Once inside the classroom, I’d slip into a chair around a medium-sized round table, “rewetting” my contact lenses with eye drops so that I had a reason for the redness under my eyes, and probably not fooling anyone because of the redness around my nose.
Focus. This is all you have. Focus.
For a few hours a day, I did focus. Somehow, with that determination, I maintained a 3.8 GPA during that first semester. I turned in papers early for constructive comments, and I shared as often as I could get my hand up or get a word in during class, and I never missed an assignment.
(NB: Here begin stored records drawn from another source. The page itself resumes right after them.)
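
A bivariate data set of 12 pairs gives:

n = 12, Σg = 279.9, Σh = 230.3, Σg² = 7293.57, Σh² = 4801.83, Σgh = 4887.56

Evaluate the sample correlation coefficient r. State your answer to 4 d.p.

-0.8957

r = (nΣgh − ΣgΣh) / √[(nΣg² − (Σg)²)(nΣh² − (Σh)²)]
Numerator: 12×4887.56 − 279.9×230.3 = -5810.25
Denominator: √[(87522.84 − 78344.01)(57621.96 − 53038.09)] = √[9178.83 × 4583.87] = 6486.4908
r = -5810.25 / 6486.4908 ≈ -0.8957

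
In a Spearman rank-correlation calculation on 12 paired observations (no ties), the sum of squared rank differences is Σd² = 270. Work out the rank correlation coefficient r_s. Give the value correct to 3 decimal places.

ρ = 1 − 6Σd² / [n(n²−1)] = 1 − 6×270 / (12×143)
  = 1 − 1620/1716 = 1 − 0.9441 ≈ 0.056

0.056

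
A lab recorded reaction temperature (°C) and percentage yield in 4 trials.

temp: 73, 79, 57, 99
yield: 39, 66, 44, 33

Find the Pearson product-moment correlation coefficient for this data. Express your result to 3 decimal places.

-0.238

n = 4, Σx = 308, Σy = 182, Σx² = 24620, Σy² = 8902, Σxy = 13836
nΣxy − ΣxΣy = 55344 − 56056 = -712
nΣx² − (Σx)² = 98480 − 94864 = 3616; nΣy² − (Σy)² = 35608 − 33124 = 2484
r = -712 / √(3616 × 2484) = -712 / 2997.0225 ≈ -0.238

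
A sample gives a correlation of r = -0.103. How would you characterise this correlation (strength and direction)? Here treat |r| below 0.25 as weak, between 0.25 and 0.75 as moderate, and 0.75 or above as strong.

r = -0.103 < 0 so the relationship is negative.
|r| = 0.103, which falls in the weak range.

weak negative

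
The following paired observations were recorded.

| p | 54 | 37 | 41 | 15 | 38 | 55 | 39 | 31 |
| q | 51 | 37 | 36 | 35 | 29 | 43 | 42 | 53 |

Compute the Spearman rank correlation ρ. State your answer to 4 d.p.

0.2857

Rank p: 7, 3, 6, 1, 4, 8, 5, 2
Rank q: 7, 4, 3, 2, 1, 6, 5, 8
d = rank(p) − rank(q): 0, -1, 3, -1, 3, 2, 0, -6; Σd² = 60
ρ = 1 − 6Σd² / [n(n²−1)] = 1 − 6×60 / (8×63) = 1 − 360/504 ≈ 0.2857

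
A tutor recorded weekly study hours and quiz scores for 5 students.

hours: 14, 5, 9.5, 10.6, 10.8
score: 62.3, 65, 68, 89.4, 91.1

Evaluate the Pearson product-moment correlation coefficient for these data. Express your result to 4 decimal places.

n = 5, Σx = 49.9, Σy = 375.8, Σx² = 540.25, Σy² = 29021.86, Σxy = 3774.72
nΣxy − ΣxΣy = 18873.6 − 18752.42 = 121.18
nΣx² − (Σx)² = 2701.25 − 2490.01 = 211.24; nΣy² − (Σy)² = 145109.3 − 141225.64 = 3883.66
r = 121.18 / √(211.24 × 3883.66) = 121.18 / 905.7507 ≈ 0.1338

0.1338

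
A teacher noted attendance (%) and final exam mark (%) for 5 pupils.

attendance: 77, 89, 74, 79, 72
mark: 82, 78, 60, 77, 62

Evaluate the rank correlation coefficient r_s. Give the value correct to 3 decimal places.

0.600

Rank attendance: 3, 5, 2, 4, 1
Rank mark: 5, 4, 1, 3, 2
d = rank(attendance) − rank(mark): -2, 1, 1, 1, -1; Σd² = 8
ρ = 1 − 6Σd² / [n(n²−1)] = 1 − 6×8 / (5×24) = 1 − 48/120 ≈ 0.600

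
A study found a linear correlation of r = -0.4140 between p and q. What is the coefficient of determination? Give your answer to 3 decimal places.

0.171

r² = (-0.4140)² = 0.171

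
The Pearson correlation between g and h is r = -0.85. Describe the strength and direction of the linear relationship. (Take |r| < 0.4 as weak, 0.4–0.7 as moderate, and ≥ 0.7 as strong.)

r = -0.85 < 0 so the relationship is negative.
|r| = 0.85, which falls in the strong range.

strong negative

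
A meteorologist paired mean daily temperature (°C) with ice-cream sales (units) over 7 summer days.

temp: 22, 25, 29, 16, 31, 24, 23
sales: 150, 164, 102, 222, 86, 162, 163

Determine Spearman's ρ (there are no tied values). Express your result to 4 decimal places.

-0.6786

Rank temp: 2, 5, 6, 1, 7, 4, 3
Rank sales: 3, 6, 2, 7, 1, 4, 5
d = rank(temp) − rank(sales): -1, -1, 4, -6, 6, 0, -2; Σd² = 94
ρ = 1 − 6Σd² / [n(n²−1)] = 1 − 6×94 / (7×48) = 1 − 564/336 ≈ -0.6786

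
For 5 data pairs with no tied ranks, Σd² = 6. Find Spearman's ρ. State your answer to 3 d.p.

0.700

ρ = 1 − 6Σd² / [n(n²−1)] = 1 − 6×6 / (5×24)
  = 1 − 36/120 = 1 − 0.3000 ≈ 0.700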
On the outside, I was a pretty girl with a promising college career and a grandmother who would be so crushed by a suicide that God knows what would happen to her. So, I kept going for her, and for my mom and dad, and because my mother had told me, when I was little, that “Only cowards kill themselves and take the easy way out.”
On the inside, I was the same girl, crying herself to sleep, sitting alone on my bed and operating a halfway house for intrusive thoughts, disturbing new fears and paranoid delusions, rehashing the past and kicking myself for everything.
Panning out even further, you’d see a girl sitting in the corner at some guy’s house, like a kid being punished, while her boyfriend played video games with his friends. You’d see me getting drunk and standing dangerously close to the curb on a moving highway. Or, you’d see me stoned, sitting along the ledge of my friend Syd’s roof, the roof that had been a stage for all of those “performances” with Patrick, who was now also out of the picture for the same reason everyone eventually faded away.